Spacing the stepping stones
The setting alpha=0.3 has to do with how evenly spaced the stepping-stones are placed in the stream: if alpha were set to 1, the beta values used to modify the likelihood would all be the same distance apart. This does not translate into evenly-spaced stepping stones, as you can see in the top figure on the right, and setting alpha to be smaller than 1 (the bottom figure on the right uses alpha = 0.17) usually results in more evenly spaced stones (i.e. power posterior density curves) and thus more accurate estimates of ratios, especially those close to the prior end of the spectrum.
Interpreting the results
Once the run finishes, try to answer the following questions based on what you find in the outout.txt file:
- What is the estimated log marginal likelihood using the stepping-stone method? Search for "Marginal likelihood (in natural log units) estimated using stepping-stone sampling..." answer
- How does this estimate compare to that obtained using the harmonic mean approach? answer
Assuming that the stepping-stone estimate is closer to reality, it is clear that the harmonic mean estimator greatly overestimates how well the model is performing.
Challenge
Your challenge for the last part of the lab is to estimate the marginal likelihood using the stepping-stone method for a "combined" model that partitions the data into only 2 subsets: morphology (1-166) and molecular (167-2397). You should create a new directory for this so that you do not overwrite files you've already created.

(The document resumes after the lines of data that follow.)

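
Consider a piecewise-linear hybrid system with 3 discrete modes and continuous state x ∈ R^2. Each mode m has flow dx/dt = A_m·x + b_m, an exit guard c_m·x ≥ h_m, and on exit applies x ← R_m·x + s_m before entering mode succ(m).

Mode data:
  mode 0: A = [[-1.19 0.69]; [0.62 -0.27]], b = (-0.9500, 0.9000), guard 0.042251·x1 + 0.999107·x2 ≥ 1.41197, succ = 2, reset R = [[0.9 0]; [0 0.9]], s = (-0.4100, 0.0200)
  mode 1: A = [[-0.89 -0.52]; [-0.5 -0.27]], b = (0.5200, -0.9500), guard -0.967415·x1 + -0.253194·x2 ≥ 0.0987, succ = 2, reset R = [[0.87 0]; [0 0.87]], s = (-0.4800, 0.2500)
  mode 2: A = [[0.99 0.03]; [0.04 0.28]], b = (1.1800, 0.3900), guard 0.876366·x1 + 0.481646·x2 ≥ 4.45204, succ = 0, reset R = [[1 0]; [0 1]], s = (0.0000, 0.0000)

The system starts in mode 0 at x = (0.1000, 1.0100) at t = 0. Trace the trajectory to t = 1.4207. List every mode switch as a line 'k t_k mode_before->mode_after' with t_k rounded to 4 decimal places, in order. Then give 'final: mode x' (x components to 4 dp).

Mode 0: guard c·x = 1.4120 hit at Δt = 0.6851 (t = 0.6851), x⁻ = (0.0026, 1.4131) → reset → x⁺ = (-0.4077, 1.2918), jump to mode 2
Mode 2: flow for 0.7356 to horizon, guard not reached → x = (0.4829, 1.9048)

1 0.6851 0->2
final: 2 0.4829 1.9048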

- What is the log marginal likelihood for this "combined" partition scheme? answer
- Based on marginal likelihoods, is it better to divide the molecular data into separate 18S and COI subsets, or is it better to treat them as one combined subset? answer
- Assuming you found that the 3-subset partition scheme is better than the 2-subset partitioning, why do you think applying a separate model to 18S and COI improves the marginal likelihood? answer
That's it for today
This has been an unusual lab because we have not even looked at any phylogenetic trees resulting from these analyses! My purpose here is to show you how to set up a partitioned run with a mixture of morphological characters and sequence data, and how to estimate the marginal likelihood for a model accurately using the stepping-stone method. The original paper is worth reading if you end up running your own Bayesian analysis of combined morphological and molecular data. Nylander et al. do a great job of discussing the many issues that arise from partitioning the data and combining morphological characters with DNA sequences, and you should now have the background to understand a paper like this. The stepping-stone method is described in this paper.